The newly published results support the former trial, although it revealed unique responses to CBD in cannabis consumers compared to patients with schizophrenia.
Breaking a preclinical myth about low-dose CBD
Chronic THC consumption activates CB1 receptors. But the body compensates for excessive cannabinoid receptor activity by turning off some receptors. A natural transmitter, which exists in vertebrate animals, binds to cannabinoid one receptors. And that transmitter, known as anandamide, temporarily depletes after a heavy THC consumer quits cold turkey.
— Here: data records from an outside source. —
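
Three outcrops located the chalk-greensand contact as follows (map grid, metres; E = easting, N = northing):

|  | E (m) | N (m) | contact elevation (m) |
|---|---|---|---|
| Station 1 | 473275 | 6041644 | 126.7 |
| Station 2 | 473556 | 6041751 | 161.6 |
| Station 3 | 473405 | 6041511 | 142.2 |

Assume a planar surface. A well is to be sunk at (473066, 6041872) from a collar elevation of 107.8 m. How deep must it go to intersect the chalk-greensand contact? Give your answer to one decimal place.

6.0 m

Two edge vectors: Station 1→Station 2 = (281, 107, 34.9), Station 1→Station 3 = (130, -133, 15.5).
Normal n = (Station 1→Station 2) × (Station 1→Station 3) = (6300.2, 181.5, -51283).
So ∂z/∂E = −n_x/n_z = 0.122851627 and ∂z/∂N = −n_y/n_z = 0.003539185.
Intercept c from Station 1: 126.7 − 58142.60 − 21382.49 = −79398.40.
At (473066, 6041872): z_contact = 58116.93 + 21383.30 − 79398.40 = 101.83 m.
Depth below ground = 107.8 − 101.83 = 6.0 m.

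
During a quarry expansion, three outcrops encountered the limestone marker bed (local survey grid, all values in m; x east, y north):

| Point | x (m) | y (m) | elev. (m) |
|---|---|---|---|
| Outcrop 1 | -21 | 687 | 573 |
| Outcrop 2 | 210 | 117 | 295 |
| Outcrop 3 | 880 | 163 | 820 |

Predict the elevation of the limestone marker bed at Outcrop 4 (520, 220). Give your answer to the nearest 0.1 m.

Two edge vectors: Outcrop 1→Outcrop 2 = (231, -570, -278), Outcrop 1→Outcrop 3 = (901, -524, 247).
Normal n = (Outcrop 1→Outcrop 2) × (Outcrop 1→Outcrop 3) = (-286462, -307535, 392526).
So ∂z/∂x = −n_x/n_z = 0.72979 and ∂z/∂y = −n_y/n_z = 0.78348.
Intercept c from Outcrop 1: 573 + 15.33 − 538.25 = 50.08.
At (520, 220): z = 379.5 + 172.4 + 50.08 = 601.9 m.

601.9 m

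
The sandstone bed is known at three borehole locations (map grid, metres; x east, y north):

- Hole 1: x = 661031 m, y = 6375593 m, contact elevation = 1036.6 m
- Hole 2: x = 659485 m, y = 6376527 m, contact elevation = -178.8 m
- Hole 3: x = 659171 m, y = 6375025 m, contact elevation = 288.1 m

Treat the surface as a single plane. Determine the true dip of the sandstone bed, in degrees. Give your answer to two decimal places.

Two edge vectors: Hole 1→Hole 2 = (-1546, 934, -1215.4), Hole 1→Hole 3 = (-1860, -568, -748.5).
Normal n = (Hole 1→Hole 2) × (Hole 1→Hole 3) = (-1389446.2, 1103463, 2615368).
So ∂z/∂x = −n_x/n_z = 0.53126 and ∂z/∂y = −n_y/n_z = −0.42192.
Gradient magnitude |∇z| = √(a² + b²) = √(0.28224 + 0.17801) = 0.67842.
True dip = arctan(0.67842) = 34.15°, dipping toward NW (azimuth ≈ 308°).

34.15°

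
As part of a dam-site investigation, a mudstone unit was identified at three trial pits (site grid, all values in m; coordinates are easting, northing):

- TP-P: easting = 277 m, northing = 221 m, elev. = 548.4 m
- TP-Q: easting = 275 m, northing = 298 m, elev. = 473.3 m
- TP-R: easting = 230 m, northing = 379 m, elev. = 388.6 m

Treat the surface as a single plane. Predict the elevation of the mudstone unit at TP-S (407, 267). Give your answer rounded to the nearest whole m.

Two edge vectors: TP-P→TP-Q = (-2, 77, -75.1), TP-P→TP-R = (-47, 158, -159.8).
Normal n = (TP-P→TP-Q) × (TP-P→TP-R) = (-438.8, 3210.1, 3303).
So ∂z/∂easting = −n_x/n_z = 0.13285 and ∂z/∂northing = −n_y/n_z = −0.97187.
Intercept c from TP-P: 548.4 − 36.80 + 214.78 = 726.39.
At (407, 267): z = 54.1 − 259.5 + 726.39 = 521.0 m.

521 m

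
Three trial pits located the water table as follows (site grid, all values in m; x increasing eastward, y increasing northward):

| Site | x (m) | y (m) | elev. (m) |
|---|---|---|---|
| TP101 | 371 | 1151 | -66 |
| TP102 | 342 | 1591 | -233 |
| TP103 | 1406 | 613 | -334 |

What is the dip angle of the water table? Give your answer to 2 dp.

Let the plane be z = a·x + b·y + c.
TP102−TP101: −29a + 440b = −167;  TP103−TP101: 1035a − 538b = −268.
Solving gives a = −0.47241, b = −0.41068.
Gradient magnitude |∇z| = √(a² + b²) = √(0.22317 + 0.16866) = 0.62597.
True dip = arctan(0.62597) = 32.05°, dipping toward NE (azimuth ≈ 049°).

32.05°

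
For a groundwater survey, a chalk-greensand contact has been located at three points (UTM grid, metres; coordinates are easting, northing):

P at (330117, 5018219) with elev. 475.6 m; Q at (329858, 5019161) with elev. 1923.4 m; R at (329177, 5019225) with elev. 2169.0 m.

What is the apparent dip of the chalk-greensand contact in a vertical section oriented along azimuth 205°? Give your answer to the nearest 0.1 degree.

51.2°

Let the plane be z = a·easting + b·northing + c.
Q−P: −259a + 942b = 1447.8;  R−P: −940a + 1006b = 1693.4.
Solving gives a = −0.22194, b = 1.47592.
Unit vector along 205° is (sin 205°, cos 205°) = (-0.4226, -0.9063).
Slope in that direction = a·(-0.4226) + b·(-0.9063) = −1.24384.
Apparent dip = arctan|1.24384| = 51.2° (true dip is 56.2°, so apparent ≤ true as expected).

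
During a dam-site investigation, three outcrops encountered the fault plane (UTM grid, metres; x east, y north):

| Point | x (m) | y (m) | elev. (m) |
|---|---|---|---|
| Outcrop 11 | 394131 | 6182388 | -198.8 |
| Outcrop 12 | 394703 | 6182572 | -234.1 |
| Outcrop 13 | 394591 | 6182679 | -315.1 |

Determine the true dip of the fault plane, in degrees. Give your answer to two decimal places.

32.19°

Two edge vectors: Outcrop 11→Outcrop 12 = (572, 184, -35.3), Outcrop 11→Outcrop 13 = (460, 291, -116.3).
Normal n = (Outcrop 11→Outcrop 12) × (Outcrop 11→Outcrop 13) = (-11126.9, 50285.6, 81812).
So ∂z/∂x = −n_x/n_z = 0.13601 and ∂z/∂y = −n_y/n_z = −0.61465.
Gradient magnitude |∇z| = √(a² + b²) = √(0.01850 + 0.37779) = 0.62952.
True dip = arctan(0.62952) = 32.19°, dipping toward NNW (azimuth ≈ 348°).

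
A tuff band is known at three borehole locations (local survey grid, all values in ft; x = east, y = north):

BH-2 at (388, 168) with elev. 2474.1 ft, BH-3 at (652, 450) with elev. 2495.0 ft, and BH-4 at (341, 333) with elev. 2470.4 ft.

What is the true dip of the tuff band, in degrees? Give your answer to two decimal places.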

Endocannabinoid depletion during a THC tolerance break occurs due to the interment cannabinoid receptor loss. But preclinical research suggests that CBD inhibits FAAH, which is a special type of enzyme that breaks down anandamide. So researchers often connect the dots and assume that CBD protects anandamide from enzymatic degradation.
In reality, the human system might not be sensitive to CBD, which failed to protect the endocannabinoids at low doses. The latest study revealed that anandamide was still depleted in participants who took 400mg of CBD a day during their tolerance break from high-THC cannabis products.
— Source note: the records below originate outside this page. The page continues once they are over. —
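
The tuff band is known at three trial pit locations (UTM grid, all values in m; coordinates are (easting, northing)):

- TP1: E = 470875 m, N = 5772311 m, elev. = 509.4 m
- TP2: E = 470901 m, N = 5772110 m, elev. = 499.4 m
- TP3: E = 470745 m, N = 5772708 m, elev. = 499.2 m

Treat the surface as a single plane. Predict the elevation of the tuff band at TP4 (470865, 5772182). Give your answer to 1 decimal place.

492.8 m

Let the plane be z = a·E + b·N + c.
TP2−TP1: 26a − 201b = −10;  TP3−TP1: −130a + 397b = −10.2.
Solving gives a = 0.380832490, b = 0.099013158.
Then c = 509.4 − a·470875 − b·5772311 = −750349.84.
At (470865, 5772182): z = 179320.7 + 571522.0 − 750349.84 = 492.8 m.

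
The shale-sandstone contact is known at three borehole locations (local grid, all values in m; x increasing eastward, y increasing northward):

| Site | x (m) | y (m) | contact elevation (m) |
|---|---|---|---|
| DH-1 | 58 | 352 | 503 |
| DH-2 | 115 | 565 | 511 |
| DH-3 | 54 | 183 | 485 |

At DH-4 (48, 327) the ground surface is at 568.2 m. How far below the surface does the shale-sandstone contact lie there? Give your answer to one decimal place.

Let the plane be z = a·x + b·y + c.
DH-2−DH-1: 57a + 213b = 8;  DH-3−DH-1: −4a − 169b = −18.
Solving gives a = −0.28266, b = 0.11320.
Then c = 503 − a·58 − b·352 = 479.55.
At (48, 327): z_contact = −13.57 + 37.02 + 479.55 = 503.00 m.
Depth below ground = 568.2 − 503.00 = 65.2 m.

65.2 m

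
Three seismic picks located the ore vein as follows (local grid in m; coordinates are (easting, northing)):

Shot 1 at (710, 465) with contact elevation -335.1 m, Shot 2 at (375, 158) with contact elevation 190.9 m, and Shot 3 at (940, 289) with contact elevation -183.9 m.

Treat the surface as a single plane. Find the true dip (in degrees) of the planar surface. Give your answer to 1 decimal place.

53.9°

Two edge vectors: Shot 1→Shot 2 = (-335, -307, 526), Shot 1→Shot 3 = (230, -176, 151.2).
Normal n = (Shot 1→Shot 2) × (Shot 1→Shot 3) = (46157.6, 171632, 129570).
So ∂z/∂E = −n_x/n_z = −0.35624 and ∂z/∂N = −n_y/n_z = −1.32463.
Gradient magnitude |∇z| = √(a² + b²) = √(0.12690 + 1.75464) = 1.37169.
True dip = arctan(1.37169) = 53.9°, dipping toward NNE (azimuth ≈ 015°).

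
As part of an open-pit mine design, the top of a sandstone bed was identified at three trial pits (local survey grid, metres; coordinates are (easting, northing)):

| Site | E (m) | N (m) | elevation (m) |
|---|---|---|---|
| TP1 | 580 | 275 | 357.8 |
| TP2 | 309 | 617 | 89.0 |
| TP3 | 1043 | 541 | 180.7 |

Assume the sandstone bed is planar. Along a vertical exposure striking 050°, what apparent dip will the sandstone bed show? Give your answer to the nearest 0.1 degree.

24.0°

Let the plane be z = a·E + b·N + c.
TP2−TP1: −271a + 342b = −268.8;  TP3−TP1: 463a + 266b = −177.1.
Solving gives a = 0.04744, b = −0.74837.
Unit vector along 050° is (sin 50°, cos 50°) = (0.7660, 0.6428).
Slope in that direction = a·(0.7660) + b·(0.6428) = −0.44470.
Apparent dip = arctan|0.44470| = 24.0° (true dip is 36.9°, so apparent ≤ true as expected).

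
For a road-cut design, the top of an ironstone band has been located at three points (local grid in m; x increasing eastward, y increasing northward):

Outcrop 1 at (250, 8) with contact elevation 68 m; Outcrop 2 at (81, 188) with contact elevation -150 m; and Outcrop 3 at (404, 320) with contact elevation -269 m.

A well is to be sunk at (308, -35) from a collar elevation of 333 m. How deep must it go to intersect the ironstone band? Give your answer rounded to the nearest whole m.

211 m

Two edge vectors: Outcrop 1→Outcrop 2 = (-169, 180, -218), Outcrop 1→Outcrop 3 = (154, 312, -337).
Normal n = (Outcrop 1→Outcrop 2) × (Outcrop 1→Outcrop 3) = (7356, -90525, -80448).
So ∂z/∂x = −n_x/n_z = 0.09144 and ∂z/∂y = −n_y/n_z = −1.12526.
Intercept c from Outcrop 1: 68 − 22.86 + 9.00 = 54.14.
At (308, -35): z_contact = 28.2 + 39.4 + 54.14 = 121.7 m.
Depth below ground = 333 − 121.7 = 211 m.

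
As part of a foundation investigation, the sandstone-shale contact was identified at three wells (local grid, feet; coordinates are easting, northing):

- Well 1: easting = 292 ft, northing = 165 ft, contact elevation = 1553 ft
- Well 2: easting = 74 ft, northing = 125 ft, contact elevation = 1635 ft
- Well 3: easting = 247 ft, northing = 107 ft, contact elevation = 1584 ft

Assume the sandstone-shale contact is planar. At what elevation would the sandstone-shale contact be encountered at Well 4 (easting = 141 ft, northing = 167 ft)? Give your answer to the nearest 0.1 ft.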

A CBD dose that protects the endocannabinoid system
Only 800 milligrams of CBD a day protected the endocannabinoid system from intermittent depletion after quitting regular THC consumption. In patients with schizophrenia who don’t consume cannabis, though, 200mg of CBD taken four times a day led to elevated anandamide levels. (2) Whereas CBD only maintained the endocannabinoid systems of chronic cannabis consumers at high doses. (1)
CBD, at high doses, matched 7.5 milligrams of amisulpride as a treatment for schizophrenia in the earlier trial by The University of Cologne. Yet, despite clear improvement of psychiatric symptoms in non-cannabis users, CBD failed to regulate or improve mood in chronic THC consumers. The body must be under stress to produce anandamide. This author, therefore, suggests that CBD at moderate doses can reduce our need for endocannabinoid deployment because it simultaneously turns down inflammatory signals. Effects might cancel each other out, which might explain why it takes such a large dose of CBD to protect the endocannabinoid system.
Let us know in the comments if and how you benefit from CBD.
Sources
Hua, D. Y., Hindocha, C., Baio, G., Lees, R., Shaban, N., Morgan, C. J., Mofeez, A., Curran, H. V., & Freeman, T. P. (2023). Effects of cannabidiol on anandamide levels in individuals with cannabis use disorder: findings from a randomised clinical trial for the treatment of cannabis use disorder. Translational psychiatry, 13(1), 131.
Leweke, F. M., Piomelli, D., Pahlisch, F., Muhl, D., Gerth, C. W., Hoyer, C., Klosterkötter, J., Hellmich, M., & Koethe, D. (2012). Cannabidiol enhances anandamide signaling and alleviates psychotic symptoms of schizophrenia. Translational psychiatry, 2(3), e94.